K-Lo in the Corner links to this powerful piece in the Washington Post by Patricia Bauer which discusses how the culture of prenatal testing has not only allowed parents to abort children based solely on disabilities but it has encouraged them to do so. Her daughter, Margaret, is person with Down syndrome.
"To them, Margaret falls into the category of avoidable human suffering. At best, a tragic mistake. At worst, a living embodiment of the pro-life movement. Less than human. A drain on society. That someone I love is regarded this way is unspeakably painful to me....
In ancient Greece, babies with disabilities were left out in the elements to die. We in America rely on prenatal genetic testing to make our selections in private, but the effect on society is the same....
What I don't understand is how we as a society can tacitly write off a whole group of people as having no value. I'd like to think that it's time to put that particular piece of baggage on the table and talk about it, but I'm not optimistic. People want what they want: a perfect baby, a perfect life. To which I say: Good luck. Or maybe, dream on.....
I have to think that there are many pro-choicers who, while paying obeisance to the rights of people with disabilities, want at the same time to preserve their right to ensure that no one with disabilities will be born into their own families. The abortion debate is not just about a woman's right to choose whether to have a baby; it's also about a woman's right to choose which baby she wants to have."

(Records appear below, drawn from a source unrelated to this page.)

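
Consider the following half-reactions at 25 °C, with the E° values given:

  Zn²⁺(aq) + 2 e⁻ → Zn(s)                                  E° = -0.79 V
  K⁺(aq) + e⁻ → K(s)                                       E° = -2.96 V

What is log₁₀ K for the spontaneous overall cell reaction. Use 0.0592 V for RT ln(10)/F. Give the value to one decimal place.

73.3

Cathode: Zn²⁺/Zn; anode: K⁺/K. E°cell = +2.17 V, n = 2.
log K = nE°cell / 0.0592 = (2)(+2.17) / 0.0592 = 73.3.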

When as a society we see human beings as being valuable not based on what they are intrinsically but based on their instrumental abilities (what they can do and how well they can do it), the obvious results are that human beings with less instrumental capacities, those who are disabled, elderly, etc., will be seen as not only less worthy of life but also as a "drain" on those of us who have greater instrumental abilities.
Women in unplanned pregnancies will often say that abortion is the best thing for the child they are carrying because at this point in their lives they cannot support a child in all the ways that they would prefer. Is this because they're heartless hags? No. Part of it seems to be an attempt to convince themselves that what they are about to do or did do is right. But how can they think that killing a child is better than letting the child live in less-than-optimal circumstances? This where the influence of "human beings are instrumentally valuable" thought might take effect.
"If I'm not able to raise my child in optimal circumstances, then she won't develop the skills she needs to survive and excel in the world. She'll eek by and therefore suffer through life because I got pregnant before I was in a place where I could raise her in a way that she could succeed and go places."
In other words, she might never be valuable in the eyes of a society that places high levels of value on individuals with larger instrumental abilities and openly views some human beings with less instrumental abilities as "less than human."